What I can think of:
Check the insertion tree generated from the fragment insertion (SEPP) in iTOL.
However, the taxonomy.qza file generated by the qiime2-feature-classifier is not compatible with the insertion tree.
Build a de novo tree.
Download Aliivibrio reference sequences. Which reference database should I use? I used SILVA 132 Ref NR database for the taxonomic classification. Maybe I should use SILVA 132 Ref?
Extract amplicon sequences from the Aliivibrio reference sequences using the universal primers.
Build a de novo tree using fastree, raxml or iqtree.
Ideally, the de novo tree can should be built using command line tools only.
Any suggestions or comments are greatly appreciated!
First, why isn’t the the insertion tree compatible with your taxonomy? Shouldn’t you just be able to concatenate your reference and feature taxonomy and use that to filter the tree? Did you classify with a different database than you used for fragment insertion?
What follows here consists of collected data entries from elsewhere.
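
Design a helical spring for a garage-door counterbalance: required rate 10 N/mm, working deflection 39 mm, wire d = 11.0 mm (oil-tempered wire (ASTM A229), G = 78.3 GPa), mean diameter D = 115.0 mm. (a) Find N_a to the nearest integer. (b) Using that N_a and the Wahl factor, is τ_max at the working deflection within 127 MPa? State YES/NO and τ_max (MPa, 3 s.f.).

(a) 9 coils; (b) YES, τ_max = 102 MPa

N_a = Gd⁴/(8D³k) = (78.3×10³)(11.0⁴)/(8·115.0³·10) = 9.422 → N_a = 9
Actual rate k = Gd⁴/(8D³·9) = 10.469 N/mm
Working load F = kδ = 10.469·39 = 408.29 N
C = 115.0/11.0 = 10.4545; K_W = (4C−1)/(4C−4)+0.615/C = 1.1382
τ_max = K_W·8FD/(πd³) = 1.1382·89.832 = 102.24 MPa
τ_max ≤ 127 MPa → acceptable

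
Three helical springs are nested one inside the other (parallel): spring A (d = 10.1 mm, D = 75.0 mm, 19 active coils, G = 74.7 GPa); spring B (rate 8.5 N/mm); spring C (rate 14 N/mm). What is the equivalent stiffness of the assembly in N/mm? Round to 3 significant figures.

k_A = Gd⁴/(8D³N_a) = (74.7×10³)(10.1⁴)/(8·75.0³·19) = 12.122 N/mm
Parallel: k_eq = 12.122 + 8.5 + 14 = 34.622 N/mm

34.6 N/mm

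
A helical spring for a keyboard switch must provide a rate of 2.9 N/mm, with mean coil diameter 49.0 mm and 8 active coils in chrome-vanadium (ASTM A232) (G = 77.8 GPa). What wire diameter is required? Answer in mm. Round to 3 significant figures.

d = (8D³N_a·k / G)^(1/4) = (8·49.0³·8·2.9 / (77.8×10³))^0.25
  = (280.66)^0.25 = 4.0930 mm

4.09 mm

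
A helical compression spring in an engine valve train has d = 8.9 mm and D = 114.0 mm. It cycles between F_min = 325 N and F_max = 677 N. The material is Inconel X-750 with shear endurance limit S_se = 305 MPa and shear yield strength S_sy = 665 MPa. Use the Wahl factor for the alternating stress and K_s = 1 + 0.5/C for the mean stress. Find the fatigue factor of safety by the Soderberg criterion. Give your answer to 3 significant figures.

C = D/d = 114.0/8.9 = 12.8090; K_W = (4C−1)/(4C−4)+0.615/C = 1.1115; K_s = 1+0.5/C = 1.0390
F_a = (F_max−F_min)/2 = 176 N; F_m = (F_max+F_min)/2 = 501 N
τ_a = K_W·8F_aD/(πd³) = 1.1115 × 72.475 = 80.558 MPa
τ_m = K_s·8F_mD/(πd³) = 1.0390 × 206.31 = 214.36 MPa
Soderberg: 1/n_f = τ_a/S_se + τ_m/S_sy = 80.558/305 + 214.36/665 = 0.26412 + 0.32235 = 0.58647
n_f = 1/0.58647 = 1.705

1.71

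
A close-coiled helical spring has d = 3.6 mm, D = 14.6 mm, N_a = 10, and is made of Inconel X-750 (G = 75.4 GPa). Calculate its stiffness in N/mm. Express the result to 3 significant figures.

50.9 N/mm

k = Gd⁴/(8D³N_a) = (75.4×10³ × 3.6⁴) / (8 × 14.6³ × 10)
  = 1.26643e+07 / 248971 = 50.867 N/mm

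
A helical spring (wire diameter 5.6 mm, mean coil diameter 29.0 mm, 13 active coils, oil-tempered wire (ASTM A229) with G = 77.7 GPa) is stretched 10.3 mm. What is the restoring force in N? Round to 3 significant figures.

k = Gd⁴/(8D³N_a) = (77.7×10³)(5.6⁴)/(8·29.0³·13) = 30.126 N/mm
F = k·δ = 30.126 × 10.3 = 310.3 N

310 N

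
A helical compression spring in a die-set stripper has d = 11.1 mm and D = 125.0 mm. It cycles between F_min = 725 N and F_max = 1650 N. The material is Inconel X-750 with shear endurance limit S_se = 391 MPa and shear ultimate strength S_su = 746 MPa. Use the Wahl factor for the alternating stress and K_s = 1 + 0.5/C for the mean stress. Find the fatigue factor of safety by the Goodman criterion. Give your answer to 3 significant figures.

C = D/d = 125.0/11.1 = 11.2613; K_W = (4C−1)/(4C−4)+0.615/C = 1.1277; K_s = 1+0.5/C = 1.0444
F_a = (F_max−F_min)/2 = 462.5 N; F_m = (F_max+F_min)/2 = 1187.5 N
τ_a = K_W·8F_aD/(πd³) = 1.1277 × 107.64 = 121.39 MPa
τ_m = K_s·8F_mD/(πd³) = 1.0444 × 276.39 = 288.66 MPa
Goodman: 1/n_f = τ_a/S_se + τ_m/S_su = 121.39/391 + 288.66/746 = 0.31046 + 0.38694 = 0.6974
n_f = 1/0.6974 = 1.434

1.43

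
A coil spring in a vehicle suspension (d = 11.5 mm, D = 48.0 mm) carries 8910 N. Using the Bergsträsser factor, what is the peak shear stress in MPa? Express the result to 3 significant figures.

Spring index C = D/d = 48.0/11.5 = 4.1739
K_B = (4C+2)/(4C−3) = 18.696/13.696 = 1.3651
τ₀ = 8FD/(πd³) = 8·8910·48.0/(π·11.5³) = 3.42144e+06/4778 = 716.09 MPa
τ_max = K·τ₀ = 1.3651 × 716.09 = 977.52 MPa

978 MPa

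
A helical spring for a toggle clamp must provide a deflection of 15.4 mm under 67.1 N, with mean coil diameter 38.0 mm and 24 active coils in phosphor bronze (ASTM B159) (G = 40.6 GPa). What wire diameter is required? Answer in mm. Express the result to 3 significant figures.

Required rate k = F/δ = 67.1/15.4 = 4.3571 N/mm
d = (8D³N_a·k / G)^(1/4) = (8·38.0³·24·4.3571 / (40.6×10³))^0.25
  = (1130.6)^0.25 = 5.7987 mm

5.80 mm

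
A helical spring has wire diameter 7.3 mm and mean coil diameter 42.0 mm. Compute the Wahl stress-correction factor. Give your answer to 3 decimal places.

C = D/d = 42.0/7.3 = 5.7534
K_W = (4C−1)/(4C−4) + 0.615/C = 22.014/19.014 + 0.1069 = 1.2647

1.265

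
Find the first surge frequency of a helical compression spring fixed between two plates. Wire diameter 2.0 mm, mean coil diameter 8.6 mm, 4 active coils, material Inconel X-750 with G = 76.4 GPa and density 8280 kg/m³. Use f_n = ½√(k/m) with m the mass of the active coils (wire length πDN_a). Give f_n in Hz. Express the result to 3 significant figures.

2310 Hz

k = Gd⁴/(8D³N_a) = (76.4×10³)(2.0⁴)/(8·8.6³·4) = 60.058 N/mm = 60058 N/m
Wire length L = πDN_a = π·8.6·4 = 108.07 mm
m = ρ·(πd²/4)·L = 8280 × 3.1416×10⁻⁶ m² × 0.10807 m = 0.0028112 kg
f_n = ½√(k/m) = 0.5·√(60058/0.0028112) = 0.5·√(2.1364e+07) = 2311.1 Hz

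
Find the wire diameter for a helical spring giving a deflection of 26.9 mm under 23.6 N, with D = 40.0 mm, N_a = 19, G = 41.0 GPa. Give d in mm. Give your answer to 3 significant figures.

3.80 mm

Required rate k = F/δ = 23.6/26.9 = 0.87732 N/mm
d = (8D³N_a·k / G)^(1/4) = (8·40.0³·19·0.87732 / (41.0×10³))^0.25
  = (208.16)^0.25 = 3.7984 mm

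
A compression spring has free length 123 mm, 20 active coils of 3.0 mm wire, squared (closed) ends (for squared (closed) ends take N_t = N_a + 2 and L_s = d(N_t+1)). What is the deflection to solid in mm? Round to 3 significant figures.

N_t = 22; L_s = 3.0·23 = 69 mm
δ_solid = L₀ − L_s = 123 − 69 = 54 mm

54.0 mm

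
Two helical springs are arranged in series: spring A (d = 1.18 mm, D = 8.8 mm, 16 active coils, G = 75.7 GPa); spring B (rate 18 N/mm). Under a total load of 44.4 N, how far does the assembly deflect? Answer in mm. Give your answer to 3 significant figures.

k_A = Gd⁴/(8D³N_a) = (75.7×10³)(1.18⁴)/(8·8.8³·16) = 1.6825 N/mm
Series: 1/k_eq = 1/1.6825 + 1/18 = 0.64989; k_eq = 1.5387 N/mm
δ = F/k_eq = 44.4/1.5387 = 28.855 mm

28.9 mm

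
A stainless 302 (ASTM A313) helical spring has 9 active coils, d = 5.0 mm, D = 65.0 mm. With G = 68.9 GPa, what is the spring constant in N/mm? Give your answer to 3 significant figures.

k = Gd⁴/(8D³N_a) = (68.9×10³ × 5.0⁴) / (8 × 65.0³ × 9)
  = 4.30625e+07 / 1.9773e+07 = 2.1778 N/mm

2.18 N/mm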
And, for your de novo tree, again, why not just prune the reference tree to just the clade you want? Like, why do amplicons instead if you’re using the reference? You lose information, but I’m not clear what the benefit is. If you’ve got specific ASVs, I can totally see a tree from those, but why not use the reference?
Sorry if these are difficult questions, Im just trying to work through the logic in my head.
PS. Have you checked out Emperess? Its supposed to be super shiny for phylogenetic visualization and I think qiime2 compatible.